For years I would joke about it:  how at 13, when I went to bed, I would pray for forgiveness for all the "impure thoughts" I had during the day.   But as I prayed, thoughts and images of sex would come slipping in around the edges of my mind.  So I would pray for forgiveness again.   But my prayers could never keep up with my libido.   And I would wake up the next morning, afraid I was going to hell.

When I tell the story now, grief and rage come as I see the ways I was denied a chance to experience the goodness, the power, and the wild innocence of my body and its pleasures. 

Praying over and over again, "Lord, I am not worthy to receive you," robbed me of my sense of my own goodness.   I kept looking to some outside authority to finally absolve and bless me long after I stopped consciously believing the theology that told me I was a sinner in need of forgiveness.

With the Pope's abdication, that scared 13 year old inside me can finally see the hollowness, the powerlessness, and the cruelty of all claims to authority over my soul by anyone other than my highest self.
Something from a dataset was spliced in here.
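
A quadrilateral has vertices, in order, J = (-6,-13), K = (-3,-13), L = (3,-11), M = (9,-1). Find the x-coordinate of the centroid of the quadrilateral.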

And I realize that the denial of the goodness, the innocence, the blessedness, the divinity of every one of us is the root of all the church's crimes from the Inquisition to the blessing of genocide in the Americas to the Magdalane laundries to the coverup of the rape of children to the silencing of the prophetic voices within its own fold who speak out against oppression and corruption and violence.

And so I pray:

By the Holly that guards the darkness,
my innocence is protected

By the Hawthorn that opens the gate,
what left this world returns,

By the fire of Devil's Club,
I  step forward in the fullness of who I am.

Blessed be my wildness

Blessed be my humanity

Blessed be my divinity

In the name of my Godself I am free.




Sunday, February 3, 2013

Swamp Lantern at Imbolc

Swamp Lantern (Lysichiton americanum -- aka Western Skunk Cabbage) emerges from the frigid, still waters of the swamp at Imbolc.

What waited all winter, dreaming beneath earth and water, is beginning to stir.

Heat builds in the spadix that will become a yellow flower as it grows toward the returning sun.   It flows downward through the roots, warming the cold mud.

Soon the bears will awaken too, from long winter dreams where they heard the song the Swamp Lantern roots sang underground.   Hungry, they will dig the roots and devour them.

Winter is still here, but life is stirring.   Swamp Lantern comes ahead to prepare the way and open the gate, just as hir cousin, Skunk Cabbage, does in the eastern swamps of my childhood.

The blossoms that survive the bears will be dusted with pollen at Beltane, which I will  use to anoint myself, blessing my body with blazing, ecstatic light and fire.

But for now, its the fire in my head that's blazing, as inspiration returns, and I engage with the world anew.